Does Trump's shuffling of the Defense Policy Board mean something?

With the election up in the air, Trump decided to remove a number of old-guard members on the Defense Policy Board. Does it matter?

November 28, 2020
By Andrea Widburg

On Friday, news broke that President Trump had removed several members of the Defense Department's civilian Defense Policy Board. This follows hard on the heels of his decision to fire defense secretary Mark Esper. The question is why now? I've heard some interesting, informal theories suggesting that this has to do with those Scytl machines in Germany.
On November 9, President Trump fired Secretary Esper. In some ways, as Breitbart notes, it was a "long-anticipated move":
The relationship between Trump and Esper soured quickly after Esper preempted the president by declaring he did not support using active-duty forces to restore peace during a summer of violent riots.
Trump had not called for using troops, but had warned he might if the violence continued. However, Esper's preemptive declaration made it more difficult for the president to use the threat of deployment of troops as a deterrent to rioters.
That's a good reason to fire Esper, but the timing is still interesting. After all, if Trump has given up and believes he has only two months left in the White House, it was a fairly pointless move. Alternatively, if he has four years more in the White House, it seems peculiar for him to engage in administrative shuffles when he should be focusing all his energy on challenging the election.
Trump's choice for Esper's replacement — Christopher C. Miller — is also interesting: Miller is a Special Forces guy. Moreover, his appointment coincided with a Pentagon shake-up that has seen Special Forces cease to be subsets of the other branches of the military. As of November 18, they're now on par with them:
"I am here today to announce that I have directed the special operations civilian leadership to report directly to me instead of through the current bureaucratic channels," Miller said during an unannounced visit to Fort Bragg, North Carolina. "This historic step finalizes what Congress has authorized and directed and will put Special Operations Command on par with the military services for the first time."
The top Pentagon civilian official who oversees special operations had previously reported to the undersecretary of defense for policy, said Pentagon spokeswoman Navy Cmdr. Candice Tresch.
The latest military-related shake-up came yesterday, when Trump booted old-guard members of the civilian Defense Policy Board: Henry Kissinger, a realpolitik relic of the 1970s; Madeleine Albright, a Bill Clinton ally; David McCormick, a George W. Bush leftover; Eric Cantor, a RINO; and Rudy de Leon, another Clinton relic. Again, the move comes at a weird time when Trump's status is unclear.
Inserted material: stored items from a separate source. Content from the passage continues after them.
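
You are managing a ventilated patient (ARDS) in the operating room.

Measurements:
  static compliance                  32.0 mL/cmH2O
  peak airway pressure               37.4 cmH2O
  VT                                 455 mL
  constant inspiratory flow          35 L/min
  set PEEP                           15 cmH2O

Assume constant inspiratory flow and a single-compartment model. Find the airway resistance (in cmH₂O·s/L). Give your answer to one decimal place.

14.0

Flow: 35 L/min ÷ 60 = 0.5833 L/s.
Equation of motion (constant flow): PIP = Vt/C + R·V̇ + PEEP.
R·V̇ = PIP − Vt/C − PEEP = 37.4 − 455/32.0 − 15 = 37.4 − 14.219 − 15 = 8.181 cmH2O.
R = 8.181 / 0.5833 = 14.025 cmH2O·s/L.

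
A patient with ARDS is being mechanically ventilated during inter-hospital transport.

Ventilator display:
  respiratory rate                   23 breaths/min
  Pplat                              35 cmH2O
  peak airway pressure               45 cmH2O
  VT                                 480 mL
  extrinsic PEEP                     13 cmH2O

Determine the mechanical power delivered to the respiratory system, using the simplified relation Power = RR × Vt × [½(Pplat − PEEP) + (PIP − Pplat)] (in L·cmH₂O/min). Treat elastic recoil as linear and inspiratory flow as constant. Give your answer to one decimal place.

231.8

Per-breath work = Vt × [½(Pplat−PEEP) + (PIP−Pplat)] = 0.480 × [0.5×22.0 + 10.0] = 0.480 × 21.0 = 10.08 L·cmH2O.
Power = 23 × 10.08 = 231.84 L·cmH2O/min.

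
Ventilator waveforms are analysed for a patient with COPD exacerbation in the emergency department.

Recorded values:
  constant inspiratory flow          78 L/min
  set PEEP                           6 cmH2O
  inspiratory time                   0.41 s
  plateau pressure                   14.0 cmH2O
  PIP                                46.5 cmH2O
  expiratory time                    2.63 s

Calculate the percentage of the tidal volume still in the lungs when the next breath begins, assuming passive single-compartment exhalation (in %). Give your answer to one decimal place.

Flow: 78 L/min ÷ 60 = 1.3 L/s.
Vt = flow × Ti = 1.3 L/s × 0.41 s × 1000 mL/L = 533.0 mL.
R = (PIP − Pplat)/V̇ = (46.5 − 14.0) / 1.3 = 32.5/1.3 = 25.0 cmH2O·s/L.
C = Vt/(Pplat − PEEP) = 533.0 / (14.0 − 6) = 533.0/8.0 = 66.625 mL/cmH2O.
τ = R × C = 25.0 × 0.06663 L/cmH2O = 1.666 s.
Fraction remaining at end-expiration = e^(−Te/τ) = e^(−2.63/1.666) = 0.2063 → 20.63%.

20.6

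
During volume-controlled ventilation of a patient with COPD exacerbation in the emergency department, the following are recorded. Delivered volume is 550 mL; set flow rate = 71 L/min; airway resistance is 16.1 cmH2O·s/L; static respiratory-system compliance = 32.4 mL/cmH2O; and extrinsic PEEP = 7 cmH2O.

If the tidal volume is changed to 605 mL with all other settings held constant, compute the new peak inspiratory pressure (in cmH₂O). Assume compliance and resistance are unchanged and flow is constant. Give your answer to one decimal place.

44.7

Flow: 71 L/min ÷ 60 = 1.1833 L/s.
PIP = Vt/C + R·V̇ + PEEP (constant-flow equation of motion).
Only the elastic term changes: ΔPIP = ΔVt / C = (605 − 550) / 32.4 = 1.698 cmH2O.
Original PIP = 550/32.4 + 16.1×1.1833 + 7 = 43.026 cmH2O; new PIP = 43.026 + (1.698) = 44.724 cmH2O.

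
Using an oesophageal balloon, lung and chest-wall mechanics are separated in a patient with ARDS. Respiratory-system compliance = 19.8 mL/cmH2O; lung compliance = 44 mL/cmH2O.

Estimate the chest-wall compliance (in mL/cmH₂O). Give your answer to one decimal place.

36.0

1/Ccw = 1/Crs − 1/CL.
1/Ccw = 1/19.8 − 1/44 = 0.02778.
Ccw = 35.997 mL/cmH2O.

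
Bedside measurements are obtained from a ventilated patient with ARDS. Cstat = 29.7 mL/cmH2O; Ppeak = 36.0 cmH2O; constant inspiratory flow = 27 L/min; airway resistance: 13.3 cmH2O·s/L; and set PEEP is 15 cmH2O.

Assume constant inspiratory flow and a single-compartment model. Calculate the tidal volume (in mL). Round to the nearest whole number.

Flow: 27 L/min ÷ 60 = 0.45 L/s.
Equation of motion (constant flow): PIP = Vt/C + R·V̇ + PEEP.
Vt/C = PIP − R·V̇ − PEEP = 36.0 − 5.985 − 15 = 15.015 cmH2O.
Vt = C × 15.015 = 29.7 × 15.015 = 445.95 mL.

446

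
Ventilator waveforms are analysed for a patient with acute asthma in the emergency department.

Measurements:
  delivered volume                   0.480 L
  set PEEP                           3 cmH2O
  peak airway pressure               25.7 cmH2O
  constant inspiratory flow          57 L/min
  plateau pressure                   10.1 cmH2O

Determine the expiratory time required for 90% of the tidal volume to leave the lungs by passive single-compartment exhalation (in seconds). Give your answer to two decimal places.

2.56

Flow: 57 L/min ÷ 60 = 0.95 L/s.
R = (PIP − Pplat)/V̇ = (25.7 − 10.1) / 0.95 = 15.6/0.95 = 16.421 cmH2O·s/L.
C = Vt/(Pplat − PEEP) = 480.0 / (10.1 − 3) = 480.0/7.1 = 67.606 mL/cmH2O.
τ = R × C = 16.421 × 0.06761 L/cmH2O = 1.11 s.
t = −τ·ln(1 − 0.90) = −1.11·ln(0.1) = 2.556 s.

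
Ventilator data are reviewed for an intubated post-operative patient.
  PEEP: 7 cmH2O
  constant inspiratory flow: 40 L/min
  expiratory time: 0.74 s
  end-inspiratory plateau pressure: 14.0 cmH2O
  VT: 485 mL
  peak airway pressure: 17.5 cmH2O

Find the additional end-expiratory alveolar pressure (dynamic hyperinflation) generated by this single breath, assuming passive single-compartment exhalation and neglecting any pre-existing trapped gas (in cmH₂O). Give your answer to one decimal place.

Flow: 40 L/min ÷ 60 = 0.6667 L/s.
R = (PIP − Pplat)/V̇ = (17.5 − 14.0) / 0.6667 = 3.5/0.6667 = 5.25 cmH2O·s/L.
C = Vt/(Pplat − PEEP) = 485.0 / (14.0 − 7) = 485.0/7.0 = 69.286 mL/cmH2O.
τ = R × C = 5.25 × 0.06929 L/cmH2O = 0.3638 s.
Fraction remaining = e^(−Te/τ) = e^(−0.74/0.3638) = 0.1308; trapped volume = 485.0 × 0.1308 = 63.438 mL.
Additional alveolar pressure from trapping ≈ V_trapped / C = 63.438 / 69.286 = 0.9156 cmH2O.

0.9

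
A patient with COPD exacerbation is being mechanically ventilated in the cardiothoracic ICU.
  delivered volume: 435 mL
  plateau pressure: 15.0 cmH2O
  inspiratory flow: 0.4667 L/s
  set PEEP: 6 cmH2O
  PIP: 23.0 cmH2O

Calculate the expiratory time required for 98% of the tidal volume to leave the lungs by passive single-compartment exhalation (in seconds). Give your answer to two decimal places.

R = (PIP − Pplat)/V̇ = (23.0 − 15.0) / 0.4667 = 8.0/0.4667 = 17.142 cmH2O·s/L.
C = Vt/(Pplat − PEEP) = 435.0 / (15.0 − 6) = 435.0/9.0 = 48.333 mL/cmH2O.
τ = R × C = 17.142 × 0.04833 L/cmH2O = 0.8285 s.
t = −τ·ln(1 − 0.98) = −0.8285·ln(0.02) = 3.241 s.

3.24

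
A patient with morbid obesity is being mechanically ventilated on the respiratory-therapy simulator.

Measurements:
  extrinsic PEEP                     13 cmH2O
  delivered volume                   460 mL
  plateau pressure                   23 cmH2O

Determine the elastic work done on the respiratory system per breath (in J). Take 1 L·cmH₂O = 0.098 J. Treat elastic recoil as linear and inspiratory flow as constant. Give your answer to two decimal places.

Elastic work ≈ ½ × (Pplat − PEEP) × Vt = 0.5 × (23 − 13) × 0.460 L = 0.5 × 10.0 × 0.460 = 2.3 L·cmH2O.
× 0.098 J/(L·cmH2O) → 0.2254 J.

0.23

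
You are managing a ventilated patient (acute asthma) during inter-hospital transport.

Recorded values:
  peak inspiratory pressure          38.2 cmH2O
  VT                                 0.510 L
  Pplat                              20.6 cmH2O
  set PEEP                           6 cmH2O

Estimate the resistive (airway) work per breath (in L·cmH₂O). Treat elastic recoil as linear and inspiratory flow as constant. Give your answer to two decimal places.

With constant inspiratory flow the resistive pressure is constant at PIP − Pplat = 38.2 − 20.6 = 17.6 cmH2O, so resistive work = 17.6 × 0.510 = 8.976 L·cmH2O.

8.98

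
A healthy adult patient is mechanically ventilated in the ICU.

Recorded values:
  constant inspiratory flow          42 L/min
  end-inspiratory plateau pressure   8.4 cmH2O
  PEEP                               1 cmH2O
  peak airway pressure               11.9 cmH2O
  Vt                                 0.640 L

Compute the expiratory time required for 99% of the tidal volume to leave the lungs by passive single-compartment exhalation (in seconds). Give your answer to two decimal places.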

Having said that, the move may make a lot of sense in light of that alleged "military" raid in Germany, although it's unclear if it was on Scytl (as Louie Gohmert said) or on the CIA's headquarters (as other internet rumors allege). For purposes of thinking about Trump's decision-making, I'm going to assume that something happened in Germany that relates to the election.
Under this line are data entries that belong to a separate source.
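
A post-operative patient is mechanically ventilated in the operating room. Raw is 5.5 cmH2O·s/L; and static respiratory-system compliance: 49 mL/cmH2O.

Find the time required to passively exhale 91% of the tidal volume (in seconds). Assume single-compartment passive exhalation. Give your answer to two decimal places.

τ = R × C = 5.5 × 49 mL/cmH2O = 5.5 × 0.049 L/cmH2O = 0.2695 s.
Exhaled fraction f = 1 − e^(−t/τ) → t = −τ·ln(1 − f) = −0.2695·ln(0.09) = 0.6489 s.

0.65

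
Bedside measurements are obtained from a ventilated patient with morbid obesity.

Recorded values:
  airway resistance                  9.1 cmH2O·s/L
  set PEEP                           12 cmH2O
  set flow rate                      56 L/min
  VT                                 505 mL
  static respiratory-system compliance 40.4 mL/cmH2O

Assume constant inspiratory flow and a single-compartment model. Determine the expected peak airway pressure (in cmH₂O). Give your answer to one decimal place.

Flow: 56 L/min ÷ 60 = 0.9333 L/s.
Equation of motion (constant flow): PIP = Vt/C + R·V̇ + PEEP.
PIP = 505/40.4 + 9.1×0.9333 + 12 = 12.5 + 8.493 + 12 = 32.993 cmH2O.

33.0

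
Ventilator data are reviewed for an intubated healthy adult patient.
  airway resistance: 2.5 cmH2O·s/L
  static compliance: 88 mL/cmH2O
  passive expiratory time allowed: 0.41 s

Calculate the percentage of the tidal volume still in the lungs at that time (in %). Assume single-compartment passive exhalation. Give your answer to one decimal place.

τ = R × C = 2.5 × 88 mL/cmH2O = 2.5 × 0.088 L/cmH2O = 0.22 s.
Passive exhalation: V(t)/V₀ = e^(−t/τ) = e^(−0.41/0.22) = 0.1551.
Fraction remaining = 0.1551 → 15.51%.

15.5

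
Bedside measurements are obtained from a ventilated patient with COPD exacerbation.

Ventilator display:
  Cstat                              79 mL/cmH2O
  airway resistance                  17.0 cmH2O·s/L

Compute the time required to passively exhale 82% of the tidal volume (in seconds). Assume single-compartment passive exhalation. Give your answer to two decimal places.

2.30

τ = R × C = 17.0 × 79 mL/cmH2O = 17.0 × 0.079 L/cmH2O = 1.343 s.
Exhaled fraction f = 1 − e^(−t/τ) → t = −τ·ln(1 − f) = −1.343·ln(0.18) = 2.303 s.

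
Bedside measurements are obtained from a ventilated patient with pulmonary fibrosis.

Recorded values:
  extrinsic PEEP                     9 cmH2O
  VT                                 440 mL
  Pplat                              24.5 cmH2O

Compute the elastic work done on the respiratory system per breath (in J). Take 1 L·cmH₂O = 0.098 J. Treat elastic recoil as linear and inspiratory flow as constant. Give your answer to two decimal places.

Elastic work ≈ ½ × (Pplat − PEEP) × Vt = 0.5 × (24.5 − 9) × 0.440 L = 0.5 × 15.5 × 0.440 = 3.41 L·cmH2O.
× 0.098 J/(L·cmH2O) → 0.3342 J.

0.33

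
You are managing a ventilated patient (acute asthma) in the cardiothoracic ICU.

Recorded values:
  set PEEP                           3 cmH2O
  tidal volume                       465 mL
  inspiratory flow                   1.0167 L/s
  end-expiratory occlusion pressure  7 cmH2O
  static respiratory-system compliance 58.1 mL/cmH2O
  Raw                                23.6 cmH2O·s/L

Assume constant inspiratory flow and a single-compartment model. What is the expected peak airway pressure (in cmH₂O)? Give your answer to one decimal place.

39.0

Total PEEP = 7 cmH2O (set 3 + intrinsic 4); this is the baseline alveolar pressure.
Equation of motion (constant flow): PIP = Vt/C + R·V̇ + PEEP.
PIP = 465/58.1 + 23.6×1.0167 + 7 = 8.003 + 23.994 + 7 = 38.997 cmH2O.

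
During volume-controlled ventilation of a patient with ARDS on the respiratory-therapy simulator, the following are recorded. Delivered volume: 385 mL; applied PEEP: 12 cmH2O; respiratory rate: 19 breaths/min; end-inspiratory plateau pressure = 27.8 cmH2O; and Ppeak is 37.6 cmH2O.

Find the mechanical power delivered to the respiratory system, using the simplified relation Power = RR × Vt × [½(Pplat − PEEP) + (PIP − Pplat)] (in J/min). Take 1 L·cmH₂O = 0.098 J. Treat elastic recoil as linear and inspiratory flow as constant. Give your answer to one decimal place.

Per-breath work = Vt × [½(Pplat−PEEP) + (PIP−Pplat)] = 0.385 × [0.5×15.8 + 9.8] = 0.385 × 17.7 = 6.815 L·cmH2O.
Power = 19 × 6.815 = 129.49 L·cmH2O/min.
× 0.098 J/(L·cmH2O) → 12.69 J/min.

12.7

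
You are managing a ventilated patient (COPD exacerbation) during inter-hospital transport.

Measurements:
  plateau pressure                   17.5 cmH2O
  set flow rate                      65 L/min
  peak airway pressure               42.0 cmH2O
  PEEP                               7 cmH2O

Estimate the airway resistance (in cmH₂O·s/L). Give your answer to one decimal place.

Flow: 65 L/min ÷ 60 = 1.0833 L/s.
Raw = (PIP − Pplat) / flow = (42.0 − 17.5) / 1.0833 = 24.5 / 1.0833 = 22.616 cmH2O·s/L.

22.6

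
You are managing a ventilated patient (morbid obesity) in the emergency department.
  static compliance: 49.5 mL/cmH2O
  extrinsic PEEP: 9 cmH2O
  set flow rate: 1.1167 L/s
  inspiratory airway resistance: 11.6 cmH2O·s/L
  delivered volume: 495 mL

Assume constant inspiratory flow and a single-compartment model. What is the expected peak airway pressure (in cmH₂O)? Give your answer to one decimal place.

32.0

Equation of motion (constant flow): PIP = Vt/C + R·V̇ + PEEP.
PIP = 495/49.5 + 11.6×1.1167 + 9 = 10.0 + 12.954 + 9 = 31.954 cmH2O.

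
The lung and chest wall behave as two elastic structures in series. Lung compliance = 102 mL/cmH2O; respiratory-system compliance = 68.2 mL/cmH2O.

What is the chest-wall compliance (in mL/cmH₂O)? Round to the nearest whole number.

1/Ccw = 1/Crs − 1/CL.
1/Ccw = 1/68.2 − 1/102 = 0.004859.
Ccw = 205.8 mL/cmH2O.

206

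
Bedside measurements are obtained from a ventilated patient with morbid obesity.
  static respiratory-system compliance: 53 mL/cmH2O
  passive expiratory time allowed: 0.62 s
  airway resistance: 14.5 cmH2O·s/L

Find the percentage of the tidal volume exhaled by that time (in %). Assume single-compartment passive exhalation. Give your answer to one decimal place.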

Scytl denied the raid, but we wouldn't expect anything different. What we also know is that the Army is tight-lipped, with a spokesman saying only that "[t]hese allegations are false." The Army's statement is decidedly ambiguous. It's not clear whether the Army is saying there was no raid or that the Army did not conduct a raid.
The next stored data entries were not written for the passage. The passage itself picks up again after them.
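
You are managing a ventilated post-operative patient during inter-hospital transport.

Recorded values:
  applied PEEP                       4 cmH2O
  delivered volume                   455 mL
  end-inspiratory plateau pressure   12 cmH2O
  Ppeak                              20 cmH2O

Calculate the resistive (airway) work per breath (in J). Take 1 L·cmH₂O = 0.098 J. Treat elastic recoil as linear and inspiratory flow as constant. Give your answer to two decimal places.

0.36

With constant inspiratory flow the resistive pressure is constant at PIP − Pplat = 20 − 12 = 8.0 cmH2O, so resistive work = 8.0 × 0.455 = 3.64 L·cmH2O.
× 0.098 J/(L·cmH2O) → 0.3567 J.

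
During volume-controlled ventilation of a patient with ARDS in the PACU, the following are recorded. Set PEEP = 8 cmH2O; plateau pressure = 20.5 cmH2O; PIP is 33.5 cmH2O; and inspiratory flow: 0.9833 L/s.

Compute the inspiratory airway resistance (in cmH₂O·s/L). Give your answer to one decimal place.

Raw = (PIP − Pplat) / flow = (33.5 − 20.5) / 0.9833 = 13.0 / 0.9833 = 13.221 cmH2O·s/L.

13.2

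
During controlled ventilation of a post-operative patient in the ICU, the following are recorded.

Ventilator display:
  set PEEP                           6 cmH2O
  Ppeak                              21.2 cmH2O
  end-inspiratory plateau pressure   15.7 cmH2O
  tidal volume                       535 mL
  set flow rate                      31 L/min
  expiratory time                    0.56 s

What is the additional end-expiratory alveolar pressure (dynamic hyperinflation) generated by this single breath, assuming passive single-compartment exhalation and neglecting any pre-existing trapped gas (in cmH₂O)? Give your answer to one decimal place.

Flow: 31 L/min ÷ 60 = 0.5167 L/s.
R = (PIP − Pplat)/V̇ = (21.2 − 15.7) / 0.5167 = 5.5/0.5167 = 10.644 cmH2O·s/L.
C = Vt/(Pplat − PEEP) = 535.0 / (15.7 − 6) = 535.0/9.7 = 55.155 mL/cmH2O.
τ = R × C = 10.644 × 0.05516 L/cmH2O = 0.5871 s.
Fraction remaining = e^(−Te/τ) = e^(−0.56/0.5871) = 0.3853; trapped volume = 535.0 × 0.3853 = 206.14 mL.
Additional alveolar pressure from trapping ≈ V_trapped / C = 206.14 / 55.155 = 3.737 cmH2O.

3.7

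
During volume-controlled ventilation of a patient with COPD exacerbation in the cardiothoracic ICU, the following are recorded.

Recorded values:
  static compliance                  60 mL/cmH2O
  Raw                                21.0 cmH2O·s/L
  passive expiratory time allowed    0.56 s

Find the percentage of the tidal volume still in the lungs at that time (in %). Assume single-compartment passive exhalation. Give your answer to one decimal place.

64.1

τ = R × C = 21.0 × 60 mL/cmH2O = 21.0 × 0.060 L/cmH2O = 1.26 s.
Passive exhalation: V(t)/V₀ = e^(−t/τ) = e^(−0.56/1.26) = 0.6412.
Fraction remaining = 0.6412 → 64.12%.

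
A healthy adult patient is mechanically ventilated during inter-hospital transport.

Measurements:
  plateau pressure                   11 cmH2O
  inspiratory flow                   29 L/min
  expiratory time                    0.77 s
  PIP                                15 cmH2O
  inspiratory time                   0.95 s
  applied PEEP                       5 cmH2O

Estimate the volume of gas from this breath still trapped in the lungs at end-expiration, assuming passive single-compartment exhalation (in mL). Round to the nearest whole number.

Flow: 29 L/min ÷ 60 = 0.4833 L/s.
Vt = flow × Ti = 0.4833 L/s × 0.95 s × 1000 mL/L = 459.14 mL.
R = (PIP − Pplat)/V̇ = (15 − 11) / 0.4833 = 4.0/0.4833 = 8.276 cmH2O·s/L.
C = Vt/(Pplat − PEEP) = 459.14 / (11 − 5) = 459.14/6.0 = 76.523 mL/cmH2O.
τ = R × C = 8.276 × 0.07652 L/cmH2O = 0.6333 s.
Fraction remaining = e^(−Te/τ) = e^(−0.77/0.6333) = 0.2965.
Trapped volume = 459.14 × 0.2965 = 136.14 mL.

136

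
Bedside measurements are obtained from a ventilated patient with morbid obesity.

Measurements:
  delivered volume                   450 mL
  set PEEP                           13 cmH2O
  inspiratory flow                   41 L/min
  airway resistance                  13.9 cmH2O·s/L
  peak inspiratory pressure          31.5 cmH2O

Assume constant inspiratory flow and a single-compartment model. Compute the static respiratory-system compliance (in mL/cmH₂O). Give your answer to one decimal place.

Flow: 41 L/min ÷ 60 = 0.6833 L/s.
Equation of motion (constant flow): PIP = Vt/C + R·V̇ + PEEP.
Vt/C = PIP − R·V̇ − PEEP = 31.5 − 13.9×0.6833 − 13 = 31.5 − 9.498 − 13 = 9.002 cmH2O.
C = Vt / 9.002 = 450 / 9.002 = 49.989 mL/cmH2O.

50.0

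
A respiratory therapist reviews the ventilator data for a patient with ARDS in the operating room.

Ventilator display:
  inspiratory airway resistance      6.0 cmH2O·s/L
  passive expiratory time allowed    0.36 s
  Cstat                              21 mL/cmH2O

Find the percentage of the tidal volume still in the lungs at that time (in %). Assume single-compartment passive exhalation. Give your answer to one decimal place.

τ = R × C = 6.0 × 21 mL/cmH2O = 6.0 × 0.021 L/cmH2O = 0.126 s.
Passive exhalation: V(t)/V₀ = e^(−t/τ) = e^(−0.36/0.126) = 0.05743.
Fraction remaining = 0.05743 → 5.743%.

5.7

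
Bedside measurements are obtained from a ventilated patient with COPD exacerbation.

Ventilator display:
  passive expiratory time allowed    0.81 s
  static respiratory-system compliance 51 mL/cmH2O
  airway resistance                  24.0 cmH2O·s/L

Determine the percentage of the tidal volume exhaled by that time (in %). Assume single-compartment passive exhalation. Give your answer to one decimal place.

τ = R × C = 24.0 × 51 mL/cmH2O = 24.0 × 0.051 L/cmH2O = 1.224 s.
Passive exhalation: V(t)/V₀ = e^(−t/τ) = e^(−0.81/1.224) = 0.5159.
Fraction exhaled = 1 − 0.5159 = 0.4841 → 48.41%.

48.4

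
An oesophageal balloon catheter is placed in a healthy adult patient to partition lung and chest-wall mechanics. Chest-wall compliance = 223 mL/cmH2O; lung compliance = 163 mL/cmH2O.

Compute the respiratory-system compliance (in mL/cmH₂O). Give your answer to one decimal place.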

And that's where we get to Nick Chase's excellent post, "Listen closely to Sidney Powell…" Nick speculates about Powell's hints that there's a giant struggle taking place in Germany between "good guys" and "bad guys." He wonders if Trump hasn't been tracking election information on those mysterious German servers.
Trump's problem now is the same that it's been for four years: he has to work around a hostile administrative state. The FBI, the CIA, and many in the Pentagon, including old-guard members of the Defense Policy Board, are all against him. That hostility may explain how Special Forces, who are their own unit and who report directly to a Trump loyalist (Christopher Miller), come into the picture.
Trump may have a lot of balls in the air right now. Rudy Giuliani and Jenna Ellis are attacking traditional voter fraud (cemetery votes, faked ballots, etc.). Sidney Powell is attacking both traditional voter fraud and election fraud using computers that were deliberately created to allow for vote manipulation rather than just straightforward vote-counting.
Finally — and this is all speculation — Trump could have a hidden iron in the fire: he might have been using military intelligence, run through Special Forces rather than the porous and disloyal Pentagon, to watch in real time exactly what the Democrats were doing during the election.
If that's the case, it would explain why, at this unexpected, almost irrational time, Trump is suddenly, and in a very focused way, shuffling the Pentagon's deck to remove traitors, leakers, NeverTrumps, and other weak reeds.
Image: U.S. Navy SEALS conducting training with SCAR rifles. Public domain.